Friday, May 10, 2024

Walking Away

It's not that I don't love you. I did, but I didn't feel the love reciprocated.
Che Na, Aiza & Azhani aside, I had felt your reluctance to announce our marriage.
I initially thought you wanted to give my children space to accept you in their lives.
And since you have been single all your life, I had tried to empathise: maybe you may have felt uncomfortable approaching the next phase of life being "tied down" (for want of a better word).

I had waited patiently; given you all the space you wanted and needed. There were talks that we will do a wedding reception. Nothing fancy, just food & friends getting together to eat at our house, or under a tent. We didn't even have to have a dais or photo wall or anything like that. God forbid if we made memories! I suggested why don't we just welcome everyone for a meal & get together. We had organised many such events before, and we could have set aside some money for it, but it did not happen. primarily because of covid-19 pandemic, but essentially because you didn't want it to happen. There were so many excuses: we are too old already, it is embarassing; no money; no suitable dates; everyone is busy, especially you/me/us. 

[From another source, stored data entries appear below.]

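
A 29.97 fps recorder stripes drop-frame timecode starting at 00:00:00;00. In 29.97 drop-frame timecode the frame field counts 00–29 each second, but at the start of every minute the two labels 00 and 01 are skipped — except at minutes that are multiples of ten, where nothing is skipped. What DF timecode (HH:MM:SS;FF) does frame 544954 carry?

Ten DF minutes hold 17982 frames, so frame 544954 lies in block 30 (frames 539460–557441) with 5494 frames into that block.
The block's first minute is 1800 frames and the rest 1798 each; 5494 frames reaches minute 3, so 30 × 18 + 3 × 2 = 546 labels have been skipped so far.
Adding those back, label number 544954 + 546 = 545500 at 30 labels/s is 18183 s + 10 f = 5 h 3 min 3 s frame 10, i.e. 05:03:03;10.

05:03:03;10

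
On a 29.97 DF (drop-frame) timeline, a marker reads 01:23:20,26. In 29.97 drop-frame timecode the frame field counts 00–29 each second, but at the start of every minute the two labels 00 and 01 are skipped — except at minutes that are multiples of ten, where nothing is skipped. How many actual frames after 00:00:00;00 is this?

As if non-drop at 30 labels/s: (1 × 3600 + 23 × 60 + 20) × 30 + 26 = 150026.
Minute boundaries passed: 83; those not divisible by 10: 83 − 8 = 75; dropped labels = 2 × 75 = 150.
Actual frame index = 150026 − 150 = 149876.

149876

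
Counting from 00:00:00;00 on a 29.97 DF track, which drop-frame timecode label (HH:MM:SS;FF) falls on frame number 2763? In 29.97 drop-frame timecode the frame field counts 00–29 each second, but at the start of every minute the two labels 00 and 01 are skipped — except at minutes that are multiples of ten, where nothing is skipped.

00:01:32;05

Ten DF minutes hold 17982 frames, so frame 2763 lies in block 0 (frames 0–17981) with 2763 frames into that block.
The block's first minute is 1800 frames and the rest 1798 each; 2763 frames reaches minute 1, so 0 × 18 + 1 × 2 = 2 labels have been skipped so far.
Adding those back, label number 2763 + 2 = 2765 at 30 labels/s is 92 s + 5 f = 0 h 1 min 32 s frame 5, i.e. 00:01:32;05.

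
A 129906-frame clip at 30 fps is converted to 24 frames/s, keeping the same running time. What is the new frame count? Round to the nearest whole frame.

103925 frames

Frames at target rate = 129906 × (24) / (30) = 519624/5 ≈ 103924.800.
Nearest whole frame: 103925.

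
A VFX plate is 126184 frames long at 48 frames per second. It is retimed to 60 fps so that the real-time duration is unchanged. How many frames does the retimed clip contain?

Target frames = source frames × (target rate / source rate) = 126184 × (60)/(48) = 126184 × 5/4 = 157730.

157730 frames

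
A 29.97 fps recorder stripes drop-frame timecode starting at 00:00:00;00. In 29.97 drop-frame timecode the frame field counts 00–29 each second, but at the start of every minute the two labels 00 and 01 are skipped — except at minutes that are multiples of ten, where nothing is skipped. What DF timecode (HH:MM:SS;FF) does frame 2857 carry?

00:01:35;09

Ten DF minutes hold 17982 frames, so frame 2857 lies in block 0 (frames 0–17981) with 2857 frames into that block.
The block's first minute is 1800 frames and the rest 1798 each; 2857 frames reaches minute 1, so 0 × 18 + 1 × 2 = 2 labels have been skipped so far.
Adding those back, label number 2857 + 2 = 2859 at 30 labels/s is 95 s + 9 f = 0 h 1 min 35 s frame 9, i.e. 00:01:35;09.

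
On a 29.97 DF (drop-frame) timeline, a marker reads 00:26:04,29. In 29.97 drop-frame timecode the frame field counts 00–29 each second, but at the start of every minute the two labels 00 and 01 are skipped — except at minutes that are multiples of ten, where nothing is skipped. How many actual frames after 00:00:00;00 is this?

Complete 10-minute blocks: 2, each 17982 frames → 35964.
Remaining 6 whole minutes in the current block: 1800 + 5 × 1798 = 10790 frames.
Within the current minute: 4 × 30 + 29 − 2 = 147 (labels ;00/;01 skipped at this minute). Total = 35964 + 10790 + 147 = 46901.

46901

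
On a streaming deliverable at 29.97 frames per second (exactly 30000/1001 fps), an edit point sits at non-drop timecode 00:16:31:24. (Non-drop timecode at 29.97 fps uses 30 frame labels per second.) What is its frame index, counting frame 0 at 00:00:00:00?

Total seconds to the label: (0 × 3600 + 16 × 60 + 31) = 991.
Frame index = 991 × 30 + 24 = 29754.

29754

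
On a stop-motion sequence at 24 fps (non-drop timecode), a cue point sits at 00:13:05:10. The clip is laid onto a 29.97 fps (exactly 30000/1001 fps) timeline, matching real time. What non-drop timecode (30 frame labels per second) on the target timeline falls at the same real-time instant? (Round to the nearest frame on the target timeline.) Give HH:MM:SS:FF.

Source frame index: (0×3600 + 13×60 + 5) × 24 + 10 = 18850.
Real time: 18850 / (24) = 9425/12 s.
Target frame: (9425/12) × (30000/1001) = 1812500/77 ≈ 23538.961 → 23539.
At 30 labels/s: frame 23539 → 00:13:04:19.

00:13:04:19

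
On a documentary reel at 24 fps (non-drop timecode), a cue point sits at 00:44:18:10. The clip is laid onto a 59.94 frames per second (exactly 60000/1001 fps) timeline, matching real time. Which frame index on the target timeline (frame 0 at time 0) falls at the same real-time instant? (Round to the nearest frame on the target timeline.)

frame 159346

Source frame index: (0×3600 + 44×60 + 18) × 24 + 10 = 63802.
Real time: 63802 / (24) = 31901/12 s.
Target frame: (31901/12) × (60000/1001) = 159505000/1001 ≈ 159345.654 → 159346.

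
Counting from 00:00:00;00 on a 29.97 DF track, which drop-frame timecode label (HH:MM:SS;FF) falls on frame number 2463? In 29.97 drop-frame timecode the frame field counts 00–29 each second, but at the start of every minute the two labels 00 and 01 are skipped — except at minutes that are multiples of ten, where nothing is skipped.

00:01:22;05

Each 10-minute DF block holds 10 × 60 × 30 − 9 × 2 = 17982 frames. 2463 ÷ 17982 → 0 full blocks, remainder 2463.
Within the partial block the first minute is 1800 frames and each further minute 1798, so 1 further minute boundary passed. Total skipped labels = 18 × 0 + 2 × 1 = 2.
Non-drop label index = 2463 + 2 = 2465; at 30 labels/s that is 00:01:22:05, i.e. DF 00:01:22;05.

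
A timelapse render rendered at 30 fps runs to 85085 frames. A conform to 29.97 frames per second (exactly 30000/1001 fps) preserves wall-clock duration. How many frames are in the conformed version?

Target frames = source frames × (target rate / source rate) = 85085 × (30000/1001)/(30) = 85085 × 1000/1001 = 85000.

85000 frames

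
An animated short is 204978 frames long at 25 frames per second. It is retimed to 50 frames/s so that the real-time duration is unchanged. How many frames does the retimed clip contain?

409956 frames

Target frames = source frames × (target rate / source rate) = 204978 × (50)/(25) = 204978 × 2 = 409956.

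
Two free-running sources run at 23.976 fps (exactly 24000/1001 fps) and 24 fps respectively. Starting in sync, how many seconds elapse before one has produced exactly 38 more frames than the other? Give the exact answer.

19019/12 seconds

The gap grows by |24 − 24000/1001| = 24/1001 frames per second.
Time for a 38-frame gap: 38 ÷ (24/1001) = 19019/12 s.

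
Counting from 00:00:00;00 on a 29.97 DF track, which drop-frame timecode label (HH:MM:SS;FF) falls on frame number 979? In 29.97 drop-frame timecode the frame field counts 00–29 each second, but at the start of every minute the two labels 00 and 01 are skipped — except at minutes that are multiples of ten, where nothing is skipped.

Each 10-minute DF block holds 10 × 60 × 30 − 9 × 2 = 17982 frames. 979 ÷ 17982 → 0 full blocks, remainder 979.
Within the partial block the first minute is 1800 frames and each further minute 1798, so 0 further minute boundaries passed. Total skipped labels = 18 × 0 + 2 × 0 = 0.
Non-drop label index = 979 + 0 = 979; at 30 labels/s that is 00:00:32:19, i.e. DF 00:00:32;19.

00:00:32;19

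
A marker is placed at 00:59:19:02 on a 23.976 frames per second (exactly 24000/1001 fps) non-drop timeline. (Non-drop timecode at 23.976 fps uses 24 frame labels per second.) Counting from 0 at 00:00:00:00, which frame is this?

Total seconds to the label: (0 × 3600 + 59 × 60 + 19) = 3559.
Frame index = 3559 × 24 + 2 = 85418.

85418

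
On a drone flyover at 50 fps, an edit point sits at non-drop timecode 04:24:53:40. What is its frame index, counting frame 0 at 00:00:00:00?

frame 794690

Total seconds to the label: (4 × 3600 + 24 × 60 + 53) = 15893.
Frame index = 15893 × 50 + 40 = 794690.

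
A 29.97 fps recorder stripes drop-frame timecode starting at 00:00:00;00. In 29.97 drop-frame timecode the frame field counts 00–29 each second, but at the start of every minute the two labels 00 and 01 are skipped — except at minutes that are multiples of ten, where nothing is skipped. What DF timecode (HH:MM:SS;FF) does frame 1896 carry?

00:01:03;08

Ten DF minutes hold 17982 frames, so frame 1896 lies in block 0 (frames 0–17981) with 1896 frames into that block.
The block's first minute is 1800 frames and the rest 1798 each; 1896 frames reaches minute 1, so 0 × 18 + 1 × 2 = 2 labels have been skipped so far.
Adding those back, label number 1896 + 2 = 1898 at 30 labels/s is 63 s + 8 f = 0 h 1 min 3 s frame 8, i.e. 00:01:03;08.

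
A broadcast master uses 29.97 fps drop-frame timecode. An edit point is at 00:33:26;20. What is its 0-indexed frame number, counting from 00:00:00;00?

60140

As if non-drop at 30 labels/s: (0 × 3600 + 33 × 60 + 26) × 30 + 20 = 60200.
Minute boundaries passed: 33; those not divisible by 10: 33 − 3 = 30; dropped labels = 2 × 30 = 60.
Actual frame index = 60200 − 60 = 60140.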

You were probably embarrassed: I was a divorcee with 5 children. Out of nowhere. Not even good looking or fashionable or rich. It was not a good look. I totally get it.

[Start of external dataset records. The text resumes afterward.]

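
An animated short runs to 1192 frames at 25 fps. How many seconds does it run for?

47.68 seconds

Running time = 1192 / (25) = 47.68 s.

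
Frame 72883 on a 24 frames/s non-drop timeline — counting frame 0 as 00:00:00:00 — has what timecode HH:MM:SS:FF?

72883 ÷ 24 = 3036 full seconds, remainder 19 frames.
3036 s = 0 h 50 min 36 s.
Timecode: 00:50:36:19.

00:50:36:19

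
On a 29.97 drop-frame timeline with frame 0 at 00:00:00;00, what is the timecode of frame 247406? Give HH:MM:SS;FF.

Each 10-minute DF block holds 10 × 60 × 30 − 9 × 2 = 17982 frames. 247406 ÷ 17982 → 13 full blocks, remainder 13640.
Within the partial block the first minute is 1800 frames and each further minute 1798, so 7 further minute boundaries passed. Total skipped labels = 18 × 13 + 2 × 7 = 248.
Non-drop label index = 247406 + 248 = 247654; at 30 labels/s that is 02:17:35:04, i.e. DF 02:17:35;04.

02:17:35;04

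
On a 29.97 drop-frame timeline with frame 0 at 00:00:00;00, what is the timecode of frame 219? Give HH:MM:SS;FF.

00:00:07;09

Each 10-minute DF block holds 10 × 60 × 30 − 9 × 2 = 17982 frames. 219 ÷ 17982 → 0 full blocks, remainder 219.
Within the partial block the first minute is 1800 frames and each further minute 1798, so 0 further minute boundaries passed. Total skipped labels = 18 × 0 + 2 × 0 = 0.
Non-drop label index = 219 + 0 = 219; at 30 labels/s that is 00:00:07:09, i.e. DF 00:00:07;09.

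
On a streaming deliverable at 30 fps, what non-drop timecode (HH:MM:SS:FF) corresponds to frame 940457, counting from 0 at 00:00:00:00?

08:42:28:17

940457 ÷ 30 = 31348 full seconds, remainder 17 frames.
31348 s = 8 h 42 min 28 s.
Timecode: 08:42:28:17.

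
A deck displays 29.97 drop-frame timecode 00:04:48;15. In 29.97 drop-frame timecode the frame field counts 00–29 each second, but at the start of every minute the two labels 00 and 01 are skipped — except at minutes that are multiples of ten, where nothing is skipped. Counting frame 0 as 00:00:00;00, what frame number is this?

As if non-drop at 30 labels/s: (0 × 3600 + 4 × 60 + 48) × 30 + 15 = 8655.
Minute boundaries passed: 4; those not divisible by 10: 4 − 0 = 4; dropped labels = 2 × 4 = 8.
Actual frame index = 8655 − 8 = 8647.

8647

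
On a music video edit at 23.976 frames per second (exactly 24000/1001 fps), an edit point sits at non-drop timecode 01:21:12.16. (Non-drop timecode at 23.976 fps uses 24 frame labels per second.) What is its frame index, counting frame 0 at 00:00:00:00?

Total seconds to the label: (1 × 3600 + 21 × 60 + 12) = 4872.
Frame index = 4872 × 24 + 16 = 116944.

116944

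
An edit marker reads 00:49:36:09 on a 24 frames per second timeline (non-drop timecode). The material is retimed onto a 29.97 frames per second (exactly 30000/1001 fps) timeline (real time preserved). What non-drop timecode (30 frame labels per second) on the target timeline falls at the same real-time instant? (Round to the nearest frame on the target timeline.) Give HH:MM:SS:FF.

Source frame index: (0×3600 + 49×60 + 36) × 24 + 9 = 71433.
Real time: 71433 / (24) = 23811/8 s.
Target frame: (23811/8) × (30000/1001) = 89291250/1001 ≈ 89202.048 → 89202.
At 30 labels/s: frame 89202 → 00:49:33:12.

00:49:33:12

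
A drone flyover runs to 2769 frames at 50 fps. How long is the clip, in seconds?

55.38 seconds

Running time = 2769 / (50) = 55.38 s.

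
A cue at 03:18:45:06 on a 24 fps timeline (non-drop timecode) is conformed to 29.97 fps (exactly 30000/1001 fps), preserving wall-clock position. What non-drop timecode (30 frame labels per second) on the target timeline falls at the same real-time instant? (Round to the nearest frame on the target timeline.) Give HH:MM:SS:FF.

Source frame index: (3×3600 + 18×60 + 45) × 24 + 6 = 286206.
Real time: 286206 / (24) = 47701/4 s.
Target frame: (47701/4) × (30000/1001) = 357757500/1001 ≈ 357400.100 → 357400.
At 30 labels/s: frame 357400 → 03:18:33:10.

03:18:33:10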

That idea was dropped. Then you gave the idea of doing a 5-year anniversary gathering. Did not happen either. We've exceeded the anniversary by 3 months already, and no chance that it will happen now. We have gotten the divorce date too, so an anniversary 'do' would just be silly. I have come to accept that "we" will not be celebrated. 

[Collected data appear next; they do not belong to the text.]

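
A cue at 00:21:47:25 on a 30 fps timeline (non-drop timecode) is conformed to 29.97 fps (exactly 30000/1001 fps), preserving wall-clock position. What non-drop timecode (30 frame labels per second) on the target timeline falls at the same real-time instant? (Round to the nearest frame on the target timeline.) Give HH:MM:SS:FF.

00:21:46:16

Source frame index: (0×3600 + 21×60 + 47) × 30 + 25 = 39235.
Real time: 39235 / (30) = 7847/6 s.
Target frame: (7847/6) × (30000/1001) = 5605000/143 ≈ 39195.804 → 39196.
At 30 labels/s: frame 39196 → 00:21:46:16.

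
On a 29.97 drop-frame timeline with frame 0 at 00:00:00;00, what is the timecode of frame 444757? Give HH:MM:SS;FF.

Ten DF minutes hold 17982 frames, so frame 444757 lies in block 24 (frames 431568–449549) with 13189 frames into that block.
The block's first minute is 1800 frames and the rest 1798 each; 13189 frames reaches minute 7, so 24 × 18 + 7 × 2 = 446 labels have been skipped so far.
Adding those back, label number 444757 + 446 = 445203 at 30 labels/s is 14840 s + 3 f = 4 h 7 min 20 s frame 3, i.e. 04:07:20;03.

04:07:20;03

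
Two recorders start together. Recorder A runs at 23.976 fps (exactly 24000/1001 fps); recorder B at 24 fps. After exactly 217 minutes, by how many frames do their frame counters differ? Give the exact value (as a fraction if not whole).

217 min = 13020 s.
A emits 24000/1001 × 13020 = 44640000/143 frames; B emits 24 × 13020 = 312480.
Difference = 44640/143 frames (≈ 312.1678); B is ahead of A.

44640/143 frames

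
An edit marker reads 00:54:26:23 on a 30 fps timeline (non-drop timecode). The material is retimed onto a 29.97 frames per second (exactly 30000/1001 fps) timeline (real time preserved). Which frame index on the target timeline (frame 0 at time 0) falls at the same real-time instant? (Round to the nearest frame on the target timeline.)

frame 97905

Source frame index: (0×3600 + 54×60 + 26) × 30 + 23 = 98003.
Real time: 98003 / (30) = 98003/30 s.
Target frame: (98003/30) × (30000/1001) = 98003000/1001 ≈ 97905.095 → 97905.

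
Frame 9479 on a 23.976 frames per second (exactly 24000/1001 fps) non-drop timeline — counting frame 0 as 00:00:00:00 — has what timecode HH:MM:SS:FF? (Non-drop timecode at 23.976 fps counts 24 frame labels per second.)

00:06:34:23

9479 ÷ 24 = 394 full seconds, remainder 23 frames.
394 s = 0 h 6 min 34 s.
Timecode: 00:06:34:23.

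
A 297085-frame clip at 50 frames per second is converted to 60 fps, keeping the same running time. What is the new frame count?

356502 frames

Target frames = source frames × (target rate / source rate) = 297085 × (60)/(50) = 297085 × 6/5 = 356502.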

My announcement of our marriage appeared on my FB page during the Syawal month, on 20 April 2024, because I has been too tired of waiting for something to happen. You had called from Jakarta after I posted it (you were holidaying in Jakarta with your mates), persuading me to untag you, which I refused (because that was the whole point of the announcement!). You had given the reason that you were apparently bidding for a government project, and do not want to be traced or suspected or denied the contract due to subversive comments (like you had any?!). You then requested to untag yourself manually; I agreed since you insisted. It was that important that you are not associated with me at any cost. So that was that. The post will remain on my wall forever. Because it happened. Never will you deny my existence!

The discovery of Che Na, Aiza and Azhani came later. When you were away in Jakarta and left one phone at home, I managed to open it. Out came multiple incriminating messages especially from your soulmate Aiza. You two should have gotten married to each other, if you asked me. I don't know how you even considered marrying me. You message her 2000 times a day, takes her out to dinner more often than you ever did me, your own wife. You two have 5000 things in common and have 10,000 mutual friends (well I exaggerate, but you know what I mean). 

Che Na you had messaged a little less but as controversial as ever (well maybe with Che Na it was quality, not quantity, and she has a jealous husband). You had messaged her asking for photos, because you missed her. 

Azhani you stalked on FB and downloaded hundreds of photos. She reciprocated when you messaged her, by updating you about her day.. belly dancing, salsa dancing, cooking, holidaying. Oh my my my my. what have we here? Arguably Azhani had not known we were married (because NOBODY knew, and such information you probably did not dish out freely). I do admit that she is less controversial compared to the other 2 monkeys but an interference nevertheless. 

You had messaged other girls too via IG, FB and god-knows-where-else. Frankly I have had suspicions about the 3 ladies, but you denied everything from Day 1: "I had known them much longer that I had known you, there is really nothing going on" have been his standard textbook answer. Which is true: you weren't lying. But you were shrewd. 

How do we move forward from all that? A clean break was my choice, and you may have full license to use this & say that I left/ I gave up. You may even say that I got too cocky after my PhD, I will let that slide too. I cannot control your motor mouth. You may literally say whatever you want. I will use the late Queen's approach: "Never Complain, Never Explain." I am just hanging on for the 28th, and I will be completely okay (eventually).

If you said that I was rash and punished you for your first mistake ever, I disagree. We were married 5 years and I had brought up specifically Che Na, Aiza and Azhani more that 3 times each. Because I had felt it, but these feelings were never acknowledged or taken into account when you flirted with everybody. You were nonchalant and did not take any action because there in no chance in hell that I would ever find out. Well I did and you have blown your 58th chance. How about that? I release you to pursue your true love & forever happiness, because I am tired chasing after you.